A key target market is northern Germany, including the major city of Hamburg, given its close proximity to southern Denmark where the bulk of Danish organic farms are located.
Ejvind Pedersen, chief adviser at the Danish Agriculture and Food Council (DAFC), commented to GlobalMeatNews: “Northern Germany is the local market for the south of Denmark,” adding that increasing organic meat exports to the region as a “kind of a local food from Denmark” made sense. But the industry needs to increase organic production to tap into this nearby market, he said, because Danish slaughterhouses were already struggling to meet a growing demand for organic meat in Denmark and abroad.

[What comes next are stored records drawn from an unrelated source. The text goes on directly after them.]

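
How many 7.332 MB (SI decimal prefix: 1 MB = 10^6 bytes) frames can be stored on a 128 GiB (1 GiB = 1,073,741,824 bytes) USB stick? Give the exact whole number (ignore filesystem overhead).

Capacity: 128 GiB = 137,438,953,472 bytes
Per item: 7.332 MB = 7,332,000 bytes
⌊137,438,953,472 / 7,332,000⌋ = 18,745

18,745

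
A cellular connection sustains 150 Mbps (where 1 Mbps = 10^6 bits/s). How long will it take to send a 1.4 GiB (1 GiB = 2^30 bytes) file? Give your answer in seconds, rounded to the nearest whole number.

1.4 GiB = 1,503,238,553.6 bytes = 12,025,908,428.8 bits
150 Mbps = 150,000,000 bits/s
time = 12,025,908,428.8 / 150,000,000 = 80 s

80 seconds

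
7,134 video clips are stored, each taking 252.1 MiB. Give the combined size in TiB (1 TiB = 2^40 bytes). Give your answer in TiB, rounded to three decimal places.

1.715 TiB

Total = 7,134 × 252.1 MiB = 1798481.4 MiB
= 1798481.4 × 1,048,576 bytes = 1,885,844,432,486.4 bytes
1 TiB = 1,099,511,627,776 bytes
1,885,844,432,486.4 / 1,099,511,627,776 = 1.715 TiB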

Quoting data from Danmarks Statistik, Denmark’s statistics organisation, Pedersen said total Danish organic pork exports have been growing steadily overall. Total organic pork exports in 2010 were worth DKK108m ($16.2m), but by 2014 had risen to DKK189m ($28.4m), he said.
Demand for organic meat in Germany is growing, according to London-based market research firm Organic Monitor, which said the country’s organic meat sales had increased around 8% to 14% per year for the past four years. Denmark apart, Germany also imports organic pork and beef from the Netherlands and France, Organic Monitor noted.

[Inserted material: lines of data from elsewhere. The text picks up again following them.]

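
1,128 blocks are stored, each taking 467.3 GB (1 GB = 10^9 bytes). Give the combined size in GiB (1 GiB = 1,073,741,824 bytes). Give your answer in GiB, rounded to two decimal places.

490,913.54 GiB

Total = 1,128 × 467.3 GB = 527114.4 GB
= 527114.4 × 1,000,000,000 bytes = 527,114,400,000,000 bytes
1 GiB = 1,073,741,824 bytes
527,114,400,000,000 / 1,073,741,824 = 490,913.54 GiB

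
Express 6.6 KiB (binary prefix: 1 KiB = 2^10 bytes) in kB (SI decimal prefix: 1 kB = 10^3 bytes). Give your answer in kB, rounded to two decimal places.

6.6 KiB = 6.6 × 2^10 bytes = 6,758.4 bytes
1 kB = 10^3 bytes = 1,000 bytes
6,758.4 / 1,000 = 6.76 kB

6.76 kB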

According to Diana Schaack, a market analyst at the Germany-based Agricultural Market Information Company (AMI - Agrarmarkt Informations-Gesellschaft), “nearly one fourth of the pork meat to Germany comes from the Netherlands and Denmark and also Austria”. Schaack told GlobalMeatNews the demand for “organic beef is rising in Germany and imports of processing meat has been increasingly driven by a tremendous demand for minced meat”.

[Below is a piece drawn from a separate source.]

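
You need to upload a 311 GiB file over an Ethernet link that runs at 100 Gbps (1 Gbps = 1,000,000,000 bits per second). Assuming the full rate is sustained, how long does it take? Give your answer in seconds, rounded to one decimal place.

26.7 seconds

311 GiB = 333,933,707,264 bytes = 2,671,469,658,112 bits
100 Gbps = 100,000,000,000 bits/s
time = 2,671,469,658,112 / 100,000,000,000 = 26.7 s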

In an effort to meet this growing demand, Danish organic pork company Friland AS started to offer cash support to farmers to increase organic pig rearing in May last year. Friland allocated DKK2m ($300,000) for grants to farmers increasing their numbers of organic sows, a company statement said, adding that a supplier gets DKK1,000 ($150) per sow when expanding the production with at least 25 new sows.
A study published last week (October 3), said there was potential for Danish exporters, concluding Germans are “largely unfamiliar” with Danish organics. “This has consequences for the Danish export strategy for the German market,” said Professor John Thøgersen from the school of business and social science at Denmark’s Aarhus University, which led the research. Germans in Munich (south) prefer organics from Austria and consumers in Münster (west) go for Dutch brands, he noted. Meanwhile, consumers in Hamburg have a weaker preference for Danish organic products, he said, “although it’s slightly stronger than further south”.